À PARTIDA as crianças têm respeitinho. Respeitinho por tudo o que não lhes pertence, pela liberdade dos outros, pela dignidade humana, pela integridade física e por todos os direitos fundamentais que estejam em qualquer lista civilizada de direitos fundamentais.
À partida as crianças têm respeito por qualquer pessoa que seja mais alta, mais forte ou mais velha. E por quem tenha autoridade, direitos ou privilégios sobre ela.
Mas é só à partida. Logo ali, na casa da partida. Antes de os dados serem lançados. Porque logo a seguir, se quem manda não manda bem, se quem educa não dá o exemplo, se quem ensina não impõe regras e não dispõe de meios para as fazer cumprir, se quem brinca não o faz com gosto, se quem é mais velho se porta como uma criança, as crianças arrumam esse respeitinho chato e enfadonho bem lá no fundo da gaveta e esquecem-se de que alguma vez o conheceram.
É assim a vida do respeito: frágil. Ele tem mesmo de ser transportado com muito cuidado, e virado para cima, ou parte-se com uma simples queda ou empurrão. E uma vez em cacos, o respeitinho não consegue ser colado. Nem com cuspo, nem à força. O seu destino é o vidrão dos respeitos sem hipótese de poder vir a ser reciclado.
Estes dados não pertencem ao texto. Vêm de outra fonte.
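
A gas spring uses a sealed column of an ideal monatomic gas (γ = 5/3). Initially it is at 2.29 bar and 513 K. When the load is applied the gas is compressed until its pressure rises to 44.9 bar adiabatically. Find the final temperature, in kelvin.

Adiabatic: T₂/T₁ = (P₂/P₁)^((γ−1)/γ).
T₂ = 513 × (44.9/2.29)^(2/5) = 1687 K.

T₂ ≈ 1690 K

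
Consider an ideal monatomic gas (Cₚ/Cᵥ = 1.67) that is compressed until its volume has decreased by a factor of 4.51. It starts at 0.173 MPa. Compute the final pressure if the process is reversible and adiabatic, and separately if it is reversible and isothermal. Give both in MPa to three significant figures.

adiabatic: 2.14 MPa; isothermal: 0.780 MPa

Isothermal: P₂ = P₁(V₁/V₂) = 0.173×4.51 = 0.7802 MPa.
Adiabatic: P₂ = P₁(V₁/V₂)^γ = 0.173×4.51^(1.67) = 2.141 MPa.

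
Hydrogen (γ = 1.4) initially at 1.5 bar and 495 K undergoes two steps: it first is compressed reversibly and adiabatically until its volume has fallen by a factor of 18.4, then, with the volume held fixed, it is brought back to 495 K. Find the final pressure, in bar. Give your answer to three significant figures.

Adiabatic step (PV^γ = const): P₂ = 1.5×18.4^(1.4) = 88.48 bar; T₂ = 495×18.4^(0.4) = 1587 K.
Isochoric: P₃ = P₂(T₃/T₂) = 88.48 × (495/1587) = 27.6 bar.

P₃ ≈ 27.6 bar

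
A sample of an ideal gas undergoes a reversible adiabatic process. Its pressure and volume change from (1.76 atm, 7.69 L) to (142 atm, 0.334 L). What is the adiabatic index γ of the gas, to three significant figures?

γ ≈ 1.40

PV^γ = const ⇒ γ = ln(P₂/P₁) / ln(V₁/V₂).
γ = ln(142/1.76) / ln(7.69/0.334) = 1.4.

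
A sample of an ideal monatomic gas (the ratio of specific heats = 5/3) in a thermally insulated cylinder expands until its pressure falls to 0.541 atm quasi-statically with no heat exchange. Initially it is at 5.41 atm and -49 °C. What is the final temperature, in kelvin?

Along an adiabat T P^((1−γ)/γ) is constant, so T₂ = T₁ (P₂/P₁)^((γ−1)/γ).
T₁ = -49 °C = 224.1 K.
T₂ = 224.1 × (0.541/5.41)^(2/5) = 89.24 K.

T₂ ≈ 89.2 K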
Desaparece, então, da vida das crianças. E depois, welcome to hell: ensinar, educar, brincar ou partilhar passam a ser desportos radicais só ao alcance dos mais audazes.
Do que o respeitinho precisa, meus senhores, não é de donos, é de quem o mereça receber. (Digo eu, que todos os dias me vejo às aranhas para não o partir).